Вася поднял глаза, отрешенно, сморщив узкий лоб и шевеля губами, посчитал про себя. Затем сообщил:

— Полутора пудов хватит…

Донат почувствовал, как между лопатками у него пробежал холодок.

— Так мы пошли? — стряхивая озноб, повернулся он к Соболеву.

— Пошли… — выходя из комнаты, Петр еще раз напомнил Барановскому: — Значит, ты остаешься. Поможешь Васе и вообще…

— Ладно, — Барановский понял, что заключительное «вообще» означало охрану квартиры, в которую теперь без разрешения Соболева не должна была проникнуть ни одна живая душа, даже из своих.

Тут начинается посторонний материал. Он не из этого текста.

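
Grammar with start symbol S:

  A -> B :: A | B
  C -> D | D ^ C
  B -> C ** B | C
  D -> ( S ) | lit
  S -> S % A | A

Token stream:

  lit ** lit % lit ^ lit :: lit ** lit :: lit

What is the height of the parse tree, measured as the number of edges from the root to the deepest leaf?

[S [S [A [B [C [D lit]] ** [B [C [D lit]]]]]] % [A [B [C [D lit] ^ [C [D lit]]]] :: [A [B [C [D lit]] ** [B [C [D lit]]]] :: [A [B [C [D lit]]]]]]]

7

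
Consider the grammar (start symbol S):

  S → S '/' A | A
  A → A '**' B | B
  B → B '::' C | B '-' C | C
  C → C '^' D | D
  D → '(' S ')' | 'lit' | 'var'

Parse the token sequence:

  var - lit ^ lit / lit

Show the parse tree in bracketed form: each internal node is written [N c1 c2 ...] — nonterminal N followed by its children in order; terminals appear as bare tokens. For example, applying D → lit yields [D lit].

S
S / A
A / A
B / A
B - C / A
C - C / A
D - C / A
var - C / A
var - C ^ D / A
var - D ^ D / A
var - lit ^ D / A
var - lit ^ lit / A
var - lit ^ lit / B
var - lit ^ lit / C
var - lit ^ lit / D
var - lit ^ lit / lit

[S [S [A [B [B [C [D var]]] - [C [C [D lit]] ^ [D lit]]]]] / [A [B [C [D lit]]]]]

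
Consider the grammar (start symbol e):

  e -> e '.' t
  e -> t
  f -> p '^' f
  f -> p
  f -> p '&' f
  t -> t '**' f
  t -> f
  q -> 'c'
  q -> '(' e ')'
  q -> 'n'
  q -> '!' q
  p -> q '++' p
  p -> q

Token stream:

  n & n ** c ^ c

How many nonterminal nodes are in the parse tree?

15

[e [t [t [f [p [q n]] & [f [p [q n]]]]] ** [f [p [q c]] ^ [f [p [q c]]]]]]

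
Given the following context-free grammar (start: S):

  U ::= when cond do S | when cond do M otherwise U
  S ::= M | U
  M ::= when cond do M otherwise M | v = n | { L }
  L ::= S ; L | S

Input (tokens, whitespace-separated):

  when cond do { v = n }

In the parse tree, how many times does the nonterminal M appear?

[S [U when cond do [S [M { [L [S [M v = n]]] }]]]]

2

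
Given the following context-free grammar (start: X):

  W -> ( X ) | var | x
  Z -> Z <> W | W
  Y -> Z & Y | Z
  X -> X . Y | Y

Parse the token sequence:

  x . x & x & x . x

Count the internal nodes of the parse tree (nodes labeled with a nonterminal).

[X [X [X [Y [Z [W x]]]] . [Y [Z [W x]] & [Y [Z [W x]] & [Y [Z [W x]]]]]] . [Y [Z [W x]]]]

18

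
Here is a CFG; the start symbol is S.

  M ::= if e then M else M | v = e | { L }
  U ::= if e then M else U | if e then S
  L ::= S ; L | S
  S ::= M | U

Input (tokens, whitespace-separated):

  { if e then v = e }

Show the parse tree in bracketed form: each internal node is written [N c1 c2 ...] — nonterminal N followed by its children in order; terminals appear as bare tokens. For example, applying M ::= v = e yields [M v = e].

S
M
{ L }
{ S }
{ U }
{ if e then S }
{ if e then M }
{ if e then v = e }

[S [M { [L [S [U if e then [S [M v = e]]]]] }]]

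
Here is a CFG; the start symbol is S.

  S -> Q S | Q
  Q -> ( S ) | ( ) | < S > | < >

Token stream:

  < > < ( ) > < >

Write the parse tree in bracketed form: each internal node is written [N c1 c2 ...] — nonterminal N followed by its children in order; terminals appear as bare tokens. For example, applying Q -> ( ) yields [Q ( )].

[S [Q < >] [S [Q < [S [Q ( )]] >] [S [Q < >]]]]

S
Q S
< > S
< > Q S
< > < S > S
< > < Q > S
< > < ( ) > S
< > < ( ) > Q
< > < ( ) > < >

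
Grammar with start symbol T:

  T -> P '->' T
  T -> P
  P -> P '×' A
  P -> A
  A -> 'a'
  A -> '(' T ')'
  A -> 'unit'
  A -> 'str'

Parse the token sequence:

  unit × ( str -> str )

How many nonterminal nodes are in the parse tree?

11

[T [P [P [A unit]] × [A ( [T [P [A str]] -> [T [P [A str]]]] )]]]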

Когда Черепанов и Соболев ушли, Барановский закрыл дверь на несколько надежных замков и запоров (в годы войны и революции их появилось в московских квартирах, что в банковских кладовых), накинул цепочку и устроился на табуретке возле окна в кухне, откуда превосходно обозревалась и сама улица, и оба ближайших переулка, то есть всё подходы к дому.

…Вася Азов был бомбистом. Именно бомбистом, а не террористом вообще. Его не интересовали ни пистолеты, ни револьверы, никакое огнестрельное оружие, не говоря уже о холодном, всяких там финках и кастетах, этих игрушках для блатных. Он признавал только динамит, нитроглицерин, мелинит, любую другую взрывчатку. Карманы его всегда были набиты капсюлями, взрывателями, динамитными палочками, обрезками бикфордова шнура, наконец, просто черным порохом россыпью, иные так носят махорку. Пальцы были изъедены кислотами, темнели пятнами от ожогов. Боевики мрачно шутили, что в присутствии Азова даже курить опасно — упади на него искра от спички или горячий пепел от папиросы, может взлететь на воздух. Вася подобных шуток не принимал.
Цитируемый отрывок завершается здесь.